I got an email linking to a complaint against my department. What should I do next?

When you receive an emailed report from OpenPolice.org, you should see a special link and a temporary key code. After you go to the special link page, enter the key code to access the detailed complaint (or compliment) report. From there, you can view, download, and print the detailed report.

If your office can investigate the complaint ...
We encourage your office to promptly investigate it. If possible and appropriate, investigators should contact the complainant to confirm their identity and corroborate their testimony. Then, within a reasonable period of time, our users expect to receive a final disposition letter that includes the details of your investigation's findings.

We encourage users to upload investigation findings and attach them to their complaints. This allows OpenPolice.org visitors to see which allegations were sustained or unfounded.

If your investigative agency creates an authenticated user account on OpenPolice.org, you will also be able to instantly upload the findings of your investigations. Participating in this clearinghouse for complaints is a great way to engage with the community and build trust.

If your office cannot investigate the complaint ...
If your department cannot investigate this complaint as is, please tell us why. We can then update your department's complaint submission information on OpenPolice.org. We can also let the user know that they need to submit their complaint another way.



Can I integrate OpenPolice.org reports into my department's system?

Yes! We make it easy to integrate OpenPolice.org data into most police software systems.

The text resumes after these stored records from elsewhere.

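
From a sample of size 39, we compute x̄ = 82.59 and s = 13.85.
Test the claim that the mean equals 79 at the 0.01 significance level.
One-sample t-test:
H₀: μ = 79
H₁: μ ≠ 79
df = n - 1 = 38
t = (x̄ - μ₀) / (s/√n) = (82.59 - 79) / (13.85/√39) = 1.619
p-value = 0.1138

Since p-value > α = 0.01, we fail to reject H₀.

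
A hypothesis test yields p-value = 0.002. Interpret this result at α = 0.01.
Since p = 0.002 < α = 0.01, reject H₀.
There is sufficient evidence to reject the null hypothesis; the result is statistically significant at the 0.01 level.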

OpenPolice.org provides a computer-readable XML export of all the data in the complaint.

We will be building more exports to be imported in software commonly used by police investigative agencies. But a geek on your team is already empowered to check out the tech stuff and build a script to instantly import every future complaint into your pre-existing software.

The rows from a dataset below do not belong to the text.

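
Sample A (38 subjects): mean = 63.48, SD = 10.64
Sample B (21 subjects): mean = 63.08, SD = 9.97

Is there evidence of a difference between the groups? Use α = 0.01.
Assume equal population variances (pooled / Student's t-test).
Student's two-sample t-test (equal variances):
H₀: μ₁ = μ₂
H₁: μ₁ ≠ μ₂
df = n₁ + n₂ - 2 = 57
Pooled variance s_p² = [(n₁-1)s₁² + (n₂-1)s₂²] / (n₁ + n₂ - 2) = [(37)(10.64²) + (20)(9.97²)] / 57 = 108.3644
SE = √(s_p²(1/n₁ + 1/n₂)) = √(108.3644 × (1/38 + 1/21)) = 2.8305
t = (x̄₁ - x̄₂) / SE = (63.48 - 63.08) / 2.8305 = 0.40 / 2.8305 = 0.141
p-value = 0.8881

Since p-value > α = 0.01, we fail to reject H₀.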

A built-in API empowers the potential to automatically import OpenPolice.org complaints into your investigative agency's pre-existing software. The database design is well documented and the code is all open source.

Please contact us if you have any questions about OpenPolice.org's data integration tools. We might be able to help out.

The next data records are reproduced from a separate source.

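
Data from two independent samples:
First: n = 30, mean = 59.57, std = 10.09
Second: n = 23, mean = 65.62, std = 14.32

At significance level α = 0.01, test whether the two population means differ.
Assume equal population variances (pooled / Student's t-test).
Student's two-sample t-test (equal variances):
H₀: μ₁ = μ₂
H₁: μ₁ ≠ μ₂
df = n₁ + n₂ - 2 = 51
Pooled variance s_p² = [(n₁-1)s₁² + (n₂-1)s₂²] / (n₁ + n₂ - 2) = [(29)(10.09²) + (22)(14.32²)] / 51 = 146.3492
SE = √(s_p²(1/n₁ + 1/n₂)) = √(146.3492 × (1/30 + 1/23)) = 3.3528
t = (x̄₁ - x̄₂) / SE = (59.57 - 65.62) / 3.3528 = -6.05 / 3.3528 = -1.804
p-value = 0.0771

Since p-value > α = 0.01, we fail to reject H₀.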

You have incorrect information associated with my department's page listing or Accessibility Grade. How do I correct it?

We appreciate your feedback! Please send corrections and updates to info@flexyourrights.org with "Department Update" in the subject line. We will update your department's score and grade accordingly.



A false allegation is connected to my name or department. How do I remove remove it?

All complaints submitted to OpenPolice.org are authored by third-party users. As such, we have no knowledge of the truth or falsity of individual complaints (or allegations within complaints.) Therefore, we will only consider requests to remove or redact complaint information under rare and narrow circumstances.

Before you or your attorney consider submitting such a request, we urge you to familiarize yourself with Section 230 of the the Communications Decency Act (CDA). It states that "No provider or user of an interactive computer service shall be treated as the publisher or speaker of any information provided by another information content provider." In other words, we cannot be held liable for the content our users' post to this site.

We will only consider requests for removal or redaction that fulfill all the following requirements:

  • Requests must be submitted via PDF on appropriate law enforcement agency letterhead to removals@flexyourrights.org.
  • Requests must include the URL link and complaint number of the complaint in question.
  • Requests must include the name and contact information of both subject officers and their attorneys.

If your request fulfills all the above requirements, we will submit it to our pro bono legal team for review.




For Attorneys


How can attorneys use OpenPolice.org for the intake process of potential police misconduct cases?

Victims of police misconduct can use OpenPolice.org to create a comprehensive report about their incident, and have it emailed to their attorney. After they and/or their attorney have downloaded a PDF and raw complaint data file, our server's copy of the user's data is anonymized.